Rare first octavo edition of Audubon’s Quadrupeds, illustrated with 155 magnificent hand-colored lithographic plates, in handsome publisher's morocco.
Having built his reputation with the monumental Birds of America, Audubon began an equally imposing project: to capture on paper the astonishing variety of American mammals. The scope of the geographical range was immense, comprising the British and Russian possessions in America, the whole of the United States and its territories, California, and part of Mexico. Audubon traversed much of this territory, collecting specimens, skins, and live animals which he used as models for his paintings. Before the completion of the work, however, he suffered a stroke which left him paralyzed and partially blind.
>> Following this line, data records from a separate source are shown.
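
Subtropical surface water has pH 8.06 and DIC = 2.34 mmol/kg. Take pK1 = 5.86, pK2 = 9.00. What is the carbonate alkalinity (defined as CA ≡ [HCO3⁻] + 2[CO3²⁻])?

CA = 2.57 mmol/kg

CA = [HCO3⁻] + 2[CO3²⁻] = (α₁ + 2α₂)·DIC
At pH 8.06: [H⁺]/K1 = 10^-2.20 = 0.0063096, K2/[H⁺] = 10^-0.94 = 0.11482
α₁ = 1/(1 + 0.0063096 + 0.11482) = 1/1.1211 = 0.8920; α₂ = α₁·K2/[H⁺] = 0.1024
α₁ + 2α₂ = 1.0968
CA = 1.0968 × 2.34 = 2.57 mmol/kg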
The Quadrupeds was completed due to the efforts of Audubon's long-time friend and collaborator John Bachman, who contributed the text, and to both of his sons, particularly John Woodhouse, who painted in his father's style and was himself greatly gifted. He "shouldered immense responsibilities both in the field and at the easel to bring the Quadrupeds to fruition," and is in fact the artist responsible for about half of the completed paintings. (Ford, Audubon's Animals, 7). "From the perspective of his quadrupeds, [Audubon's] career unfolds with new fascination, leaving a fresh impression of his genius." Bachman said of the Quadrupeds: "They are the most beautiful and perfect specimens of the art. I doubt whether there is anything in the world of natural history like them, I do not believe that there is any man living that can equal them" (Ford, 16 and 59). Audubon's Quadrupeds "is a breathtaking accomplishment… the most naturalistic depiction of American mammals ever done" (Legacies of Genius 128). First state of Plate 29, "Rocky Mountain Neotoma" (drawn on stone by R. Trembly, printed by Nagel & Weingaertner). Sabin 2368. Nissen 163. Church 1357.
Expert restoration to publisher's morocco, an excellent copy.